Mon profil politique

Je ne suis pas très doué pour entrer dans les petites cases politiques. Gauche ou droite? Fédéraliste ou indépendantiste? Nationaliste, progressiste, populiste? Je réponds souvent par une autre question : qui vous a donné le droit de décider à ma place?

C’est là que commence ma politique. Je regarde l’État comme on regarde un vieux château. De loin, il paraît solide : pierres énormes, drapeaux au vent, juges en robe, ministres en cravate, lois bien numérotées. Tout cela donne une formidable impression d’éternité. Puis je m’approche. Je gratte le mortier. Je demande qui a posé la première pierre, qui était présent, qui pouvait voter, qui ne pouvait pas, quelle question a été posée, quelle majorité a décidé, qui possédait l’argent, la presse, les institutions — et surtout qui est resté dehors pendant qu’on construisait la maison.

C’est ainsi que je regarde le Canada. Mais je regarderais exactement de la même façon un Québec indépendant. Je ne veux pas remplacer un maître par un autre et repeindre la porte en bleu. La souveraineté qui m’intéresse n’habite ni Ottawa ni l’Assemblée nationale. Elle habite chez le citoyen.
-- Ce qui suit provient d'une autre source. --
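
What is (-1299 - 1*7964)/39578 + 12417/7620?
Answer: 70142661/50264060 ≈ 1.3955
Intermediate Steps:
(-1299 - 1*7964)/39578 + 12417/7620 = (-1299 - 7964)*(1/39578) + 12417*(1/7620) = -9263*1/39578 + 4139/2540 = -9263/39578 + 4139/2540 = 70142661/50264060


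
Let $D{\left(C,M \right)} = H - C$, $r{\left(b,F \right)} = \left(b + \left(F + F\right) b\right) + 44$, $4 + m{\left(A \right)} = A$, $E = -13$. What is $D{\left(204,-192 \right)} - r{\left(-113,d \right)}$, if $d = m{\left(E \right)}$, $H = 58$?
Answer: $-3919$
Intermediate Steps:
$m{\left(A \right)} = -4 + A$
$d = -17$ ($d = -4 - 13 = -17$)
$r{\left(b,F \right)} = 44 + b + 2 F b$ ($r{\left(b,F \right)} = \left(b + 2 F b\right) + 44 = 44 + b + 2 F b$)
$D{\left(C,M \right)} = 58 - C$
$D{\left(204,-192 \right)} - r{\left(-113,d \right)} = \left(58 - 204\right) - \left(44 - 113 + 2 \left(-17\right) \left(-113\right)\right) = \left(58 - 204\right) - \left(44 - 113 + 3842\right) = -146 - 3773 = -3919$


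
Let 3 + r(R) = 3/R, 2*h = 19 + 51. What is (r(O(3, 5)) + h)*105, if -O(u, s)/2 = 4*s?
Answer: 26817/8 ≈ 3352.1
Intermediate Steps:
O(u, s) = -8*s
h = 35 (h = (19 + 51)/2 = (1/2)*70 = 35)
r(R) = -3 + 3/R
(r(O(3, 5)) + h)*105 = ((-3 + 3/((-8*5))) + 35)*105 = ((-3 + 3/(-40)) + 35)*105 = ((-3 + 3*(-1/40)) + 35)*105 = ((-3 - 3/40) + 35)*105 = (-123/40 + 35)*105 = (1277/40)*105 = 26817/8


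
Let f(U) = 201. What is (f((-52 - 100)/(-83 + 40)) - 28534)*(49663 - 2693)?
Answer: -1330801010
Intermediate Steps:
(f((-52 - 100)/(-83 + 40)) - 28534)*(49663 - 2693) = (201 - 28534)*(49663 - 2693) = -28333*46970 = -1330801010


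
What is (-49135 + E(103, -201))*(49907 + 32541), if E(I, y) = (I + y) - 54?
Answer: -4063614576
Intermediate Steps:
E(I, y) = -54 + I + y
(-49135 + E(103, -201))*(49907 + 32541) = (-49135 + (-54 + 103 - 201))*(49907 + 32541) = (-49135 - 152)*82448 = -49287*82448 = -4063614576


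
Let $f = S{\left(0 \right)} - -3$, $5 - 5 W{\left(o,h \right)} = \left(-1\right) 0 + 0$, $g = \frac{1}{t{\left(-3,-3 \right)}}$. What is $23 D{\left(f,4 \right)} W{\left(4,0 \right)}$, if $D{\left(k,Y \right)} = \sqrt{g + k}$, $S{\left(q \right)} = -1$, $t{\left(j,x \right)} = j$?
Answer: $\frac{23 \sqrt{15}}{3} \approx 29.693$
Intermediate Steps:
$g = - \frac{1}{3}$ ($g = \frac{1}{-3} = - \frac{1}{3} \approx -0.33333$)
$W{\left(o,h \right)} = 1$ ($W{\left(o,h \right)} = 1 - \frac{\left(-1\right) 0 + 0}{5} = 1 - \frac{0 + 0}{5} = 1 - 0 = 1 + 0 = 1$)
$f = 2$ ($f = -1 - -3 = -1 + 3 = 2$)
$D{\left(k,Y \right)} = \sqrt{- \frac{1}{3} + k}$
$23 D{\left(f,4 \right)} W{\left(4,0 \right)} = 23 \frac{\sqrt{-3 + 9 \cdot 2}}{3} \cdot 1 = 23 \frac{\sqrt{-3 + 18}}{3} \cdot 1 = 23 \frac{\sqrt{15}}{3} \cdot 1 = \frac{23 \sqrt{15}}{3} \cdot 1 = \frac{23 \sqrt{15}}{3}$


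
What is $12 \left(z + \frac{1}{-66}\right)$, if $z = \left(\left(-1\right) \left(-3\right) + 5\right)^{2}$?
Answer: $\frac{8446}{11} \approx 767.82$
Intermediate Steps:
$z = 64$ ($z = \left(3 + 5\right)^{2} = 8^{2} = 64$)
$12 \left(z + \frac{1}{-66}\right) = 12 \left(64 + \frac{1}{-66}\right) = 12 \left(64 - \frac{1}{66}\right) = 12 \cdot \frac{4223}{66} = \frac{8446}{11}$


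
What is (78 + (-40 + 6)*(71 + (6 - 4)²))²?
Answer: 6110784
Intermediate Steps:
(78 + (-40 + 6)*(71 + (6 - 4)²))² = (78 - 34*(71 + 2²))² = (78 - 34*(71 + 4))² = (78 - 34*75)² = (78 - 2550)² = (-2472)² = 6110784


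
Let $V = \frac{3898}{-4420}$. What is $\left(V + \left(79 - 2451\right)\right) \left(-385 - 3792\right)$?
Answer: $\frac{21904476213}{2210} \approx 9.9115 \cdot 10^{6}$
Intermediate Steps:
$V = - \frac{1949}{2210}$ ($V = 3898 \left(- \frac{1}{4420}\right) = - \frac{1949}{2210} \approx -0.8819$)
$\left(V + \left(79 - 2451\right)\right) \left(-385 - 3792\right) = \left(- \frac{1949}{2210} + \left(79 - 2451\right)\right) \left(-385 - 3792\right) = \left(- \frac{1949}{2210} + \left(79 - 2451\right)\right) \left(-4177\right) = \left(- \frac{1949}{2210} - 2372\right) \left(-4177\right) = \left(- \frac{5244069}{2210}\right) \left(-4177\right) = \frac{21904476213}{2210}$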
Je crois aux institutions, justement assez pour leur demander leurs papiers. Je crois aux lois, assez pour demander d’où vient leur légitimité. Je crois aux représentants, mais pas au miracle étrange par lequel déposer un bulletin dans une boîte tous les quatre ans transformerait ensuite des millions d’adultes en figurants priés de se taire jusqu’à la prochaine campagne.

Mon adversaire politique n’est donc pas une langue, une province ou un parti. C’est la confiscation du pouvoir par ceux qui finissent par croire que le fauteuil leur appartient parce qu’ils y sont assis depuis longtemps.

Je veux une démocratie où gouverner signifie encore représenter, où une constitution est un contrat et non une relique, où aucun gouvernement ne peut dire : « Faites ce que je dis. Ne demandez surtout pas comment nous avons fait. »

Je ne veux pas simplement changer ceux qui gouvernent. Je veux changer la relation entre ceux qui gouvernent et ceux au nom de qui ils prétendent le faire.

Je ne cherche pas un nouveau roi pour le château. Je veux rendre les clés à ceux qui vivent dedans.